Sur quel droit international cette cour pourra t-elle s’appuyer ? Très difficile à savoir !

Pourra t-elle confirmer les « frontières de 1967 » comme frontières internationales ? Non ! Aucune résolution n’en fait mention. Comment, par ailleurs, définir une « occupation » si la résolution contraignante 242 établit clairement le retrait DE territoires, et non DE TOUS les territoires conquis en juin 1967, afin que des « frontières sûres », mentionnées dans cette loi onusienne, soient attribuées à l’état du peuple juif ?

La ville de Jérusalem sera-t-elle hors des limites israéliennes ? Qui pourrait l’imposer ?

Un sacré cassement de tête en perspective pour l’Autorité palestinienne ! Au final, devra t-elle saisir cette Cour ? Tout avocat sérieux le lui déconseillerait !

Celle-ci donnera t-elle, par ailleurs, son consentement à une ‘’Palestine’’ Judenrein rappelant tristement le passé européen ? Chacun en doutera !

Ordonnera t-elle, de même, le ‘’droit de retour’’ de centaines de milliers de « réfugiés palestiniens » au sein même de l’Etat d’Israël, confirmant par cela leur statut générationnel hérité de père en fils et unique en son genre ? Qui pourrait le croire hormis ceux guidés par une doctrine anti-israélienne rappelant à tout propos la résolution non contraignante 194 ?

Une ‘’loi’’ n’indiquant pas même la nationalité ‘’palestinienne’’ des ‘’réfugiés’’.

Les débats, s’ils ont lieu, seront plus qu’intéressants. Sauf par une justice corrompue, nul ne peut imaginer une sentence ordonnant une paix des cimetières à l’Etat d’Israël !
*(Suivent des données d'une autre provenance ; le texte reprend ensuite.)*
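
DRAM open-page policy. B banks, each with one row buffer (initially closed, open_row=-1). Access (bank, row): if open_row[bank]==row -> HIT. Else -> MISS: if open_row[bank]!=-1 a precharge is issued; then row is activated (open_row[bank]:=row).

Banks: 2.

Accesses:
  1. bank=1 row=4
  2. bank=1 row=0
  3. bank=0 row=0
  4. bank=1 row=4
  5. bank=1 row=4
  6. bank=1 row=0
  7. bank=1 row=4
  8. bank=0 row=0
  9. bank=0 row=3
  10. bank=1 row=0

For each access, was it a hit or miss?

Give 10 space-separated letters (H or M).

Answer: M M M M H M M H M M

Derivation:
Acc 1: bank1 row4 -> MISS (open row4); precharges=0
Acc 2: bank1 row0 -> MISS (open row0); precharges=1
Acc 3: bank0 row0 -> MISS (open row0); precharges=1
Acc 4: bank1 row4 -> MISS (open row4); precharges=2
Acc 5: bank1 row4 -> HIT
Acc 6: bank1 row0 -> MISS (open row0); precharges=3
Acc 7: bank1 row4 -> MISS (open row4); precharges=4
Acc 8: bank0 row0 -> HIT
Acc 9: bank0 row3 -> MISS (open row3); precharges=5
Acc 10: bank1 row0 -> MISS (open row0); precharges=6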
Un autre cliché utilisé évoque les Conventions de Genève. Mahmoud Abbas a entériné « une quinzaine de conventions et traités internationaux. Notamment, les quatre conventions de Genève avec le premier protocole. Il s’agit en l’occurrence de la protection des populations civiles en temps de guerre. Tout un programme ! ».

Les civils israéliens étant régulièrement l’objectif guerrier des terroristes ‘’palestiniens’’, et Mahmoud Abbas étant le représentant légal de ces derniers, le programme annoncé par Charles Enderlin sera, à n’en pas douter, très demandé !

Comme on peut le deviner aisément, l’Autorité palestinienne n’a aucune carte maitresse dans sa main, hormis ses fidèles serviteurs ressassant, sans arrêt, la ‘’culpabilité israélienne’’.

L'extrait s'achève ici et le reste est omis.